Given a string containing just the characters '(' and ')', find the length of the longest valid (well-formed) parentheses substring.

For "(()", the longest valid parentheses substring is "()", which has length = 2.

Another example is ")()())", where the longest valid parentheses substring is "()()", which has length = 4.
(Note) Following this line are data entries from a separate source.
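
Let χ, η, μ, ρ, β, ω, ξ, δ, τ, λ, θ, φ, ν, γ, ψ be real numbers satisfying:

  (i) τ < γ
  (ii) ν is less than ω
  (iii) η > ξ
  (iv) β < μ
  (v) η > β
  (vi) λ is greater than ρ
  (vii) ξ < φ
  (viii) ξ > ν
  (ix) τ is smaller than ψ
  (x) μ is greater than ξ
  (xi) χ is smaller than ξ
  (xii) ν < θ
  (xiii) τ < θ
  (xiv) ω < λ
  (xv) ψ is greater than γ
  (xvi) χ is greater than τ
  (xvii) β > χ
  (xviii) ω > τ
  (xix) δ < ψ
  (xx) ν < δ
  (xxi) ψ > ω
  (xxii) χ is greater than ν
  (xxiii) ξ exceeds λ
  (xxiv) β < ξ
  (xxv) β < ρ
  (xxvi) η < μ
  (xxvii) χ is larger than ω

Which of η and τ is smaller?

τ < ω and ω < χ give τ < χ.
With χ < β: τ < ω < χ < β.
With β < ρ: τ < ω < χ < β < ρ.
With ρ < λ: τ < ω < χ < β < ρ < λ.
With λ < ξ: τ < ω < χ < β < ρ < λ < ξ.
With ξ < η: τ < ω < χ < β < ρ < λ < ξ < η.
So τ < η; τ is the smaller of the two.

τ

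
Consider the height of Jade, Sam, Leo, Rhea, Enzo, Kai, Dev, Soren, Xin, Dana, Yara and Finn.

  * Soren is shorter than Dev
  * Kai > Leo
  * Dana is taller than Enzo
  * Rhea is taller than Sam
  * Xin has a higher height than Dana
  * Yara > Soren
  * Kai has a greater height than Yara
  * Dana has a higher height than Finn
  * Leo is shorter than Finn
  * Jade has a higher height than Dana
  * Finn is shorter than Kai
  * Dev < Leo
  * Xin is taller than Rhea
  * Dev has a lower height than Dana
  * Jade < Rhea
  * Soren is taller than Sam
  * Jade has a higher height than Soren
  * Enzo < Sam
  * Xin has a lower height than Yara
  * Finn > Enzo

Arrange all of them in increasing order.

Nothing is placed below Enzo, so it is least; from there Enzo < Sam; Sam < Soren; Soren < Dev; Dev < Leo; Leo < Finn; Finn < Dana; Dana < Jade; Jade < Rhea; Rhea < Xin; Xin < Yara; Yara < Kai, each given directly.

Enzo < Sam < Soren < Dev < Leo < Finn < Dana < Jade < Rhea < Xin < Yara < Kai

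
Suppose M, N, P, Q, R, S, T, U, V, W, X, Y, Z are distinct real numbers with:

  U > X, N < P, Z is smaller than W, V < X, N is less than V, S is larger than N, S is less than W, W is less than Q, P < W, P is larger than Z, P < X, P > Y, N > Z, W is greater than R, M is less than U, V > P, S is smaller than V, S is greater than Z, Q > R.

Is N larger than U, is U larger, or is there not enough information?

U

The relevant relations are N < S; S < V; V < X; X < U.
Together: N < S < V < X < U.
So U is larger.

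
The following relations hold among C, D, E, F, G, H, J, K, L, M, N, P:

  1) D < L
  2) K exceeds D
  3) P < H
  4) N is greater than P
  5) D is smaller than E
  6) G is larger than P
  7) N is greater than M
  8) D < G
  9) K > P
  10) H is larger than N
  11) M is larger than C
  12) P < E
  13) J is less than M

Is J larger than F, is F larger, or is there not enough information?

Following every chain through J: above J we get M, N, H.
F is not reached, and no chain runs the other way from F to J.
So the given relations leave the order of J and F undetermined.

undetermined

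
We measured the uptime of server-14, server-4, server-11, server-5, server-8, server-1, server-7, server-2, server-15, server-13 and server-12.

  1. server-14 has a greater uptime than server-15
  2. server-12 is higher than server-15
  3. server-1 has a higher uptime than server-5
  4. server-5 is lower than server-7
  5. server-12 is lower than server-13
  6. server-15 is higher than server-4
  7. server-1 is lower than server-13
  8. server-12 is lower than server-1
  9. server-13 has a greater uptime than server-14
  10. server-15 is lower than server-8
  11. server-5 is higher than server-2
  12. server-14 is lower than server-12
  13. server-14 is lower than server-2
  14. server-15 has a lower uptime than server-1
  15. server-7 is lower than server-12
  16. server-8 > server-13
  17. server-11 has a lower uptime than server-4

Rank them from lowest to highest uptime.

Nothing is placed below server-11, so it is least; from there server-11 < server-4; server-4 < server-15; server-15 < server-14; server-14 < server-2; server-2 < server-5; server-5 < server-7; server-7 < server-12; server-12 < server-1; server-1 < server-13; server-13 < server-8, each given directly.

server-11 < server-4 < server-15 < server-14 < server-2 < server-5 < server-7 < server-12 < server-1 < server-13 < server-8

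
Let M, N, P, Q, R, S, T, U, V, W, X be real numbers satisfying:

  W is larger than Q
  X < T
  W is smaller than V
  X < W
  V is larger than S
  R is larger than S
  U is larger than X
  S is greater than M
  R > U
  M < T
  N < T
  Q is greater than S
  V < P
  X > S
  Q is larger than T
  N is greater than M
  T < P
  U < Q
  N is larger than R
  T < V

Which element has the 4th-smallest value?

Chaining the given pairs: M < S < X < U < R < N < T < Q < W < V < P.
The 4th smallest is U.

U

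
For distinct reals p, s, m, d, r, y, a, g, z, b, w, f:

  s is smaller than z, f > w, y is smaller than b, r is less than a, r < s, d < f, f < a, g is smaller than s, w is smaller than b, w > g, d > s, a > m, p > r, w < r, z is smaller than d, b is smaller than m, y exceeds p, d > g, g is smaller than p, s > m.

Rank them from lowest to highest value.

g < w < r < p < y < b < m < s < z < d < f < a

The consecutive links are each given: g < w; w < r; r < p; p < y; y < b; b < m; m < s; s < z; z < d; d < f; f < a.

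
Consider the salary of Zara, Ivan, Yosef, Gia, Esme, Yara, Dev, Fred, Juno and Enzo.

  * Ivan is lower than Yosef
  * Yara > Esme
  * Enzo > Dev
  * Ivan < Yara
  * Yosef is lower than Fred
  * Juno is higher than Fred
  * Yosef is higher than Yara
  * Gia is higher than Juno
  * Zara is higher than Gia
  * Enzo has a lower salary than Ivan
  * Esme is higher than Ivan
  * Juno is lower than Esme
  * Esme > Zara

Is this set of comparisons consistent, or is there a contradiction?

We have Esme < Yara stated directly, yet also Yara < Yosef < Fred < Juno < Gia < Zara < Esme by chaining the others — so Yara < Esme. Contradiction.

inconsistent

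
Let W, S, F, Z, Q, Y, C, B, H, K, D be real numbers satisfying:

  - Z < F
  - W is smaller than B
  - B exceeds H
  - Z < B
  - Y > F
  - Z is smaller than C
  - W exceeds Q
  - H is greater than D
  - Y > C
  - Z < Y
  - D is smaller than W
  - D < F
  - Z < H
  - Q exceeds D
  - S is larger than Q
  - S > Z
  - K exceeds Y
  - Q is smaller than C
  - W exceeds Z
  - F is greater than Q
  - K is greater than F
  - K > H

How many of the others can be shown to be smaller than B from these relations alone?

5

Directly below B: Z, W, H.
One step further: D, Q (5 so far).
Nothing else is reachable below B; 5 in all.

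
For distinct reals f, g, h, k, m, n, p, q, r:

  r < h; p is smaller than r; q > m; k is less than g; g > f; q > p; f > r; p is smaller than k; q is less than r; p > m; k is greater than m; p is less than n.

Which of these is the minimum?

m

p is not least since m < p; q is not least since p < q; r is not least since q < r; h is not least since r < h; f is not least since r < f; k is not least since m < k; n is not least since p < n; g is not least since f < g.
Only m has nothing below it, so m is the minimum.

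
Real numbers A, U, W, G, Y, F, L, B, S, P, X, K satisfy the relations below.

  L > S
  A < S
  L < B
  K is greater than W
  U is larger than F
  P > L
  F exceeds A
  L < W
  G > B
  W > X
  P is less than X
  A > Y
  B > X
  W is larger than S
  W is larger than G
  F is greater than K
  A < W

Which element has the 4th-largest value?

The consecutive relations fix a unique order: Y < A < S < L < P < X < B < G < W < K < F < U.
The 4th largest is W.

W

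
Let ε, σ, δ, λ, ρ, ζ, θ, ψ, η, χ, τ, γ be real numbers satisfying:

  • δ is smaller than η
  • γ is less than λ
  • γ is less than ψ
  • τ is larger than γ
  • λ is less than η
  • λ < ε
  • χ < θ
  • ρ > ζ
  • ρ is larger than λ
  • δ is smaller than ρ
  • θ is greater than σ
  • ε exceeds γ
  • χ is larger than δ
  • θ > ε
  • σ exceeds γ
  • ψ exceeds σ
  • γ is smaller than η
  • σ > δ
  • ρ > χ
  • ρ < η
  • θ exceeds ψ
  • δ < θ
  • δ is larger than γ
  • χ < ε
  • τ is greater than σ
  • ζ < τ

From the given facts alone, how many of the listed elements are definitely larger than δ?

8

The elements the relations force above δ are χ, ρ, σ, τ, ψ, η, ε, θ — no chain reaches any other.
That is 8.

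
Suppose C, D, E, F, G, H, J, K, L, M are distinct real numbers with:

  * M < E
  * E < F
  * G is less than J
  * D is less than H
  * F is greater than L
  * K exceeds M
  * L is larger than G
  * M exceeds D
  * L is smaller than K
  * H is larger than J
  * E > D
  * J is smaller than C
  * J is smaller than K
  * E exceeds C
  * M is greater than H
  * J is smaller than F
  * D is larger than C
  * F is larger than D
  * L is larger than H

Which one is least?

J is not least since G < J; C is not least since J < C; D is not least since C < D; H is not least since D < H; L is not least since G < L; M is not least since H < M; E is not least since D < E; F is not least since J < F; K is not least since J < K.
Only G has nothing below it, so G is the least.

G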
int longestValidParentheses(string s) {
	if (s.empty())
		return 0;
	int max =0;
	vector<int>Maxlength(s.size(),0);
	for (int i = Maxlength.size()-2;i>=0;--i)
	{
		if (s[i]=='(')
		{
			int j = i+1+Maxlength[i+1];
			if (j<s.size()&&s[j]==')')
			{
				Maxlength[i] = Maxlength[i+1]+2;
				if (j+1<s.size())
					Maxlength[i]+=Maxlength[j+1];
			}
		}
		max =max<=Maxlength[i]?Maxlength[i]:max;
	}
	return max;
}

int longestValidParentheses(string s) {
	if (s.empty())
		return 0;
	stack<int>CharStack;
	CharStack.push(-1);
	int length =0;
	int longestlength =0;
	for (int i = 0;i!=s.size();++i)
	{
		if (s[i]=='(')
			CharStack.push(i);
		else if (s[i]==')')
		{
			if (CharStack.size()>1)
			{
				CharStack.pop();
				length=i-CharStack.top();
				longestlength =max(longestlength,length);
				
			}
			else{
				CharStack.pop();
				CharStack.push(i);
			}
		}
	}
	return longestlength;
}